这张近了点,应该是侦察机冒险俯冲时抓拍的。一条通往嘉兴的土路上,队伍正在行进。士兵的军服是黄绿斑驳的颜色,像秋天的荒草地--深黄、浅黄、枯绿、灰绿,大大小小的色块不规则地拼接在一起,在照片上几乎和路边的杂草融为一体。如果不是队伍整齐的纵队队形,乍一看根本发现不了那里有人。

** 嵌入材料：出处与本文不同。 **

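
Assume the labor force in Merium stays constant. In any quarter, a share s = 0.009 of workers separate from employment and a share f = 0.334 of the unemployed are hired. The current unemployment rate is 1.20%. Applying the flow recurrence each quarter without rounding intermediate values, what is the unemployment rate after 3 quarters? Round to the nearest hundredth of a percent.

Unemployment rate after three quarters ≈ 2.22%.

With a fixed labor force, u_{t+1} = u_t + s·(1−u_t) − f·u_t = u_t·(1−s−f) + s.
Here 1−s−f = 0.657 and s = 0.009.
u_1 = 0.012000 × 0.657 + 0.009 = 0.016884.
u_2 = 0.016884 × 0.657 + 0.009 = 0.020093.
u_3 = 0.020093 × 0.657 + 0.009 = 0.022201.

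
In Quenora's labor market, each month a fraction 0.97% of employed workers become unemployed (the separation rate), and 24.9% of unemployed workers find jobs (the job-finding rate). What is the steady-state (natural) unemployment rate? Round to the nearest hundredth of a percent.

Steady-state unemployment rate ≈ 3.75%.

At steady state the flows balance: s·E = f·U, so U/(E+U) = s/(s+f).
u* = 0.97 / (0.97 + 24.9) = 0.97 / 25.87 = 3.75%.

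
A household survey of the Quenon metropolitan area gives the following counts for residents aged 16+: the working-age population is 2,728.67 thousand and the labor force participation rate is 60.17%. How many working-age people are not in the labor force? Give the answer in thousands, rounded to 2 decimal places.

About 1,086.83 thousand are not in the labor force.

Share not in the labor force = 1 − 0.6017 = 0.3983.
Not in labor force = 0.3983 × 2,728.67 ≈ 1,086.83 thousand.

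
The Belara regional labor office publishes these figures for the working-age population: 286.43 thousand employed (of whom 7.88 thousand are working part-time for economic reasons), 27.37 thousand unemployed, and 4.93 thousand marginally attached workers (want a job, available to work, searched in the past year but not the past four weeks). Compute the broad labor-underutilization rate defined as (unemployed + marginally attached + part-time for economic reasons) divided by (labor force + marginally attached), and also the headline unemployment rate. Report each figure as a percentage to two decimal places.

Labor force = 286.43 + 27.37 = 313.80 thousand.
Numerator = 27.37 + 4.93 + 7.88 = 40.18 thousand.
Denominator = 313.80 + 4.93 = 318.73 thousand.
Broad rate = 40.18 / 318.73 = 12.61%.
Headline unemployment rate = 27.37 / 313.80 = 8.72%.

Broad underutilization rate ≈ 12.61%; headline unemployment rate ≈ 8.72%.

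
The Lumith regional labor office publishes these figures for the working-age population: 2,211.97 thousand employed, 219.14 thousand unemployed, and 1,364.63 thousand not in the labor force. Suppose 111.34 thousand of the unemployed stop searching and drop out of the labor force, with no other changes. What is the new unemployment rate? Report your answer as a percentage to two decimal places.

New unemployment rate ≈ 4.65%.

Initially, labor force = 2,211.97 + 219.14 = 2,431.11 thousand, so u = 219.14/2,431.11 = 9.01%.
After the change, unemployed and labor force both fall by 111.34 → E = 2,211.97, U = 107.80, labor force = 2,319.77 thousand.
New unemployment rate = 107.80 / 2,319.77 = 4.65%.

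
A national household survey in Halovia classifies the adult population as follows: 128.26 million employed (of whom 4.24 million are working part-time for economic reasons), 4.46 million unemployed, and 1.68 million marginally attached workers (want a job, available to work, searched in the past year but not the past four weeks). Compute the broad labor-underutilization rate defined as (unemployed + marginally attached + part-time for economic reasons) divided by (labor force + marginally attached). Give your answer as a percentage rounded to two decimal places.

Labor force = 128.26 + 4.46 = 132.72 million.
Numerator = 4.46 + 1.68 + 4.24 = 10.38 million.
Denominator = 132.72 + 1.68 = 134.40 million.
Broad rate = 10.38 / 134.40 = 7.72%.

Broad underutilization rate ≈ 7.72%.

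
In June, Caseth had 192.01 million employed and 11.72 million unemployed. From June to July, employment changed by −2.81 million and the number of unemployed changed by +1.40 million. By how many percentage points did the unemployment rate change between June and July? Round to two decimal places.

June: labor force = 192.01 + 11.72 = 203.73; u = 11.72/203.73 = 5.75%.
July: labor force = 189.20 + 13.12 = 202.32; u = 13.12/202.32 = 6.48%.
Change = 6.48% − 5.75% = +0.73 pp.

The unemployment rate changed by +0.73 percentage points.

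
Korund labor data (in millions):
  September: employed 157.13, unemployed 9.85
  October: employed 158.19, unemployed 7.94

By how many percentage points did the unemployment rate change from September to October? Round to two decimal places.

The unemployment rate changed by −1.12 percentage points.

September: labor force = 157.13 + 9.85 = 166.98; u = 9.85/166.98 = 5.90%.
October: labor force = 158.19 + 7.94 = 166.13; u = 7.94/166.13 = 4.78%.
Change = 4.78% − 5.90% = −1.12 pp.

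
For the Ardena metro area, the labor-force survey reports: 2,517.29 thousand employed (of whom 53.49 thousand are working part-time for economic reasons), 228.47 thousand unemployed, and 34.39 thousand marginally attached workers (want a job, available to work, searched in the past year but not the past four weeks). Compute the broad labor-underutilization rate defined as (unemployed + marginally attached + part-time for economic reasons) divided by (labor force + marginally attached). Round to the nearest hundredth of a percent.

Broad underutilization rate ≈ 11.38%.

Labor force = 2,517.29 + 228.47 = 2,745.76 thousand.
Numerator = 228.47 + 34.39 + 53.49 = 316.35 thousand.
Denominator = 2,745.76 + 34.39 = 2,780.15 thousand.
Broad rate = 316.35 / 2,780.15 = 11.38%.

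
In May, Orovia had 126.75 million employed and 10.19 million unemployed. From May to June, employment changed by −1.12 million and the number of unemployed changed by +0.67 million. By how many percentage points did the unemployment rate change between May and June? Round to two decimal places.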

这些人肩上的步枪轮廓短粗,枪管下方那道明显的弧线……是弹匣。苏静影数了数,照片里能看清的十七个士兵,每个人肩上的枪都有弹匣弧线。不是国军常见的汉阳造,是可以连发的自动步枪。
“这就是传说中的五六半?"苏静影开口问道。
“应该是五六冲。"沈科长摇头,“根据我们内部的消息,中共现在的部队好像在搞什么班小组战术化改革,正在逐步淘汰五六半……这倒是讽刺的不行,国军这边还吃不饱饭呢,共军那边大鱼大肉就已经吃腻了。
第三张最模糊,是在晨曦逆光下拍的,镜头几乎正对刚升起的太阳。整张照片泛着眩光,只能看见几个士兵的黑色剪影。但其中一个背影的左臂位置,缝着一块颜色更深的布片--方形,巴掌大小,边缘缝线在逆光下形成一圈毛茸茸的光晕。
布片上绣着字。
苏静影抓起放大镜,调整角度避开反光。透过镜片,那些针脚一点点清晰起来:横,竖,横折钩….第一个字是“野”。第二个字只拍到一半,是“军”字的左半边“一”,但右边那部分被阴影吞没了。
不过够了。野战军。在共军的编制序列里,只有主力部队才用野战军这个称号。地方部队叫军区或者预备役,游击队叫民兵。
“东北野战军。”
干涩地说出这五个字,沈科长从文件包里抽出一本薄册子,封面上印着“敌情识别手册(民国三十八年一月修订版)”。
翻到中间一页,左右两幅彩色手绘图并排。
左边是土黄、浅褐、沙色交错的斑纹,标注着“徐向前第三野战军标准野战服(荒漠迷彩)”。右边是黄绿、枯黄、灰绿交错的图案,标注着“林彪东北野战军新式伪装服(荒草迷彩,民国三十七年秋列装)"
两幅图旁边都有详细说明。苏静影的目光落在右页那行小字上:
“据悉,上述伪装服均由延安被服三厂统一生产,采用新型印染工艺,色牢度高,耐磨性为普通棉布军服的三倍。月产五万套,可满足一个整编军的换装需求。另,该厂同期生产配套伪装网、单兵携行具及战术背心,形成完整单兵伪装体系。
手册编撰者在最后加了一行批注,笔迹潦草:“我军官佐曾于战场上缴获此类服装,试穿后发现,其在百米外肉眼几乎难以辨识。建议我军尽快研制同类装备,否则平原野战将陷于绝对被动.……
建议。建议。档案室里堆满了建议,从改进步枪到更新军服,从装备步话机到组建坦克部队。每份建议后面都跟着四个字:经费不足。
没有钱。这句话直接让所有大胆的想法变得一文不
值,
国军的兵工厂还在用清末留下的机器,生产一杆步枪要十五个工时,合格率只有六成。子弹用的是黑火药,打出去一股烟,三百米外就不知道飘哪儿去了。军服是粗棉布染的土黄色,在平原上像移动的靶子。